BET inhibitors in phase I trials include CPI-0610 for hematological malignancies, and birabresib (OTX-015/MK-8628) for diffuse large B-cell lymphoma. Both compounds show potent anticancer activity and good tolerability so far.
Beyond cancer indications
Although cancer has been the main focus of epigenetic research, there is growing interest in exploring epigenetic-based therapies for other conditions, such as inflammatory diseases, chronic pain states, obesity, diabetes, neurodegeneration and viral infection.
Disease modifying drugs are urgently needed for Alzheimer’s disease. Many researchers and investors are excited by the announcement in April 2018 that ORY-2001 — an orally available selective inhibitor of lysine-specific demethylase (LSD1) and monoamine oxidase B — will be tested in a phase IIa clinical trial in patients with mild-to-moderate Alzheimer’s disease. Previous work has shown that the compound can reduce cognitive impairment, memory loss and neuroinflammation.
Viruses depend on a host’s epigenetic machinery to both replicate and cause latent infection. Some epigenetic drugs designed to treat cancer have the potential to be used as broad-spectrum antivirals.

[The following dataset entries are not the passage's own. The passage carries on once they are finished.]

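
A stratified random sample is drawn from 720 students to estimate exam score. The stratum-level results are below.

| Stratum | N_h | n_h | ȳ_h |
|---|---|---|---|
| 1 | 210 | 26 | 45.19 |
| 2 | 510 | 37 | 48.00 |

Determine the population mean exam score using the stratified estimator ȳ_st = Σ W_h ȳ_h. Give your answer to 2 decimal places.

N = Σ N_h = 720. Stratum weights W_h = N_h/N.
ȳ_st = (210·45.19 + 510·48.00) / 720 = 47.1804

ȳ_st ≈ 47.18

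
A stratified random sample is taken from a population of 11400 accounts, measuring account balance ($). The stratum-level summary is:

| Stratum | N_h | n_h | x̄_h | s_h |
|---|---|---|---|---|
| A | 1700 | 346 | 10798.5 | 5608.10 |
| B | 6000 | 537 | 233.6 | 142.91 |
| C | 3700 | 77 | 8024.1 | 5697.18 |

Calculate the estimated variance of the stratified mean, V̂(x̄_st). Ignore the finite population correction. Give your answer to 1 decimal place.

V̂(x̄_st) ≈ 46436.0

V̂(x̄_st) = Σ W_h² s_h²/n_h, with W_h = N_h/N and N = 11400:
  stratum A: (1700/11400)²·5608.10²/346 = 2021.36
  stratum B: (6000/11400)²·142.91²/537 = 10.5352
  stratum C: (3700/11400)²·5697.18²/77 = 44404.1
V̂(x̄_st) = 46436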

HMT EZH2/1 inhibitors can prevent viral gene expression and reduce herpes simplex virus infection in mice.
In the case of latent infections, re-activation of viral genes is required to completely eradicate the virus. Targeting epigenetic regulators has again proved a useful strategy for this with several BET bromodomain inhibitors showing promise in the re-activation of latent HIV in patient derived CD4+ T cells.

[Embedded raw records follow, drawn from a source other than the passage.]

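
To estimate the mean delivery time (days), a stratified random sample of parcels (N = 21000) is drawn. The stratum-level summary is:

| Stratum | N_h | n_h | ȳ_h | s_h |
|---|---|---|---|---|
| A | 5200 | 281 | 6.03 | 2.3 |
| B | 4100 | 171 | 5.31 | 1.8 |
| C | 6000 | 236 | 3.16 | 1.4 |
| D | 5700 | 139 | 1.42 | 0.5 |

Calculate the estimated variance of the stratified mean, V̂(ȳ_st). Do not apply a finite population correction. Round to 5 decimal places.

V̂(ȳ_st) = Σ W_h² s_h²/n_h, with W_h = N_h/N and N = 21000:
  stratum A: (5200/21000)²·2.3²/281 = 0.0011543
  stratum B: (4100/21000)²·1.8²/171 = 0.000722234
  stratum C: (6000/21000)²·1.4²/236 = 0.000677966
  stratum D: (5700/21000)²·0.5²/139 = 0.000132506
V̂(ȳ_st) = 0.002687

V̂(ȳ_st) ≈ 0.00269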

As researchers deepen their focus on epigenetic drug targets, the need for reliable, structure-guided discovery methods and high-throughput screening of chemical libraries is paramount.
Reaction Biology Corporation (RBC), in Malvern, Pennsylvania, is the provider of choice for pharmaceutical, biotech, government and academic laboratories worldwide.
In the realm of HMT profiling, “RBC has been developing and providing HMT assay services since 2008 with the support of the NIH’s Small Business Innovation Research grants”, says Haiching Ma, RBC’s Chief Science Officer. “RBC’s scientific team has extensive experience in this area and one of the largest HMT service portfolios”, he adds.
RBC offers more than 30 highly active methyltransferase enzymes and more than 20 specific substrates, along with a number of different assay formats and services including: high-throughput screening, panel profiling and mechanism of action studies with surface plasmon resonance, isothermal titration calorimetry, microscale thermophoresis and thermal shift assays plus follow-up cell-based activity confirmations.
RBC’s HotSpotSM HMT assays offer high-quality screening data and require no substrate modification, coupling enzymes or detection antibodies. Whether used with nucleosome, histone or peptide substrates, the radiolabelled HotSpotSM format eliminates the possibility of compound assay interference and represents the gold standard of HMT assay technologies.
To address the growing demand for BET inhibitor profiling, RBC has developed a variety of bromodomain assays, including AlphaScreen, HTRF, Thermal Shift and isothermal titration calorimetry assays. These can be used for screening, lead optimization or selectivity profiling to identify bromodomain inhibitors.
RBC’s latest bromodomain product is the BromoMELTTM assay kit, which can test the selectivity of any compound against 53 of the 61 members of the human bromodomain family. BromoMELTTM measures the thermal stability of a target protein and the increase in protein melting temperature upon the binding of a ligand to the protein. This is not only useful for identifying ligands but also for optimizing buffer conditions and other factors that affect protein stability.
As the therapeutic potential of epigenetic therapies unfolds, and high-quality assays are introduced, the prospect of game-changing drugs with fundamentally new mechanisms of action draws closer.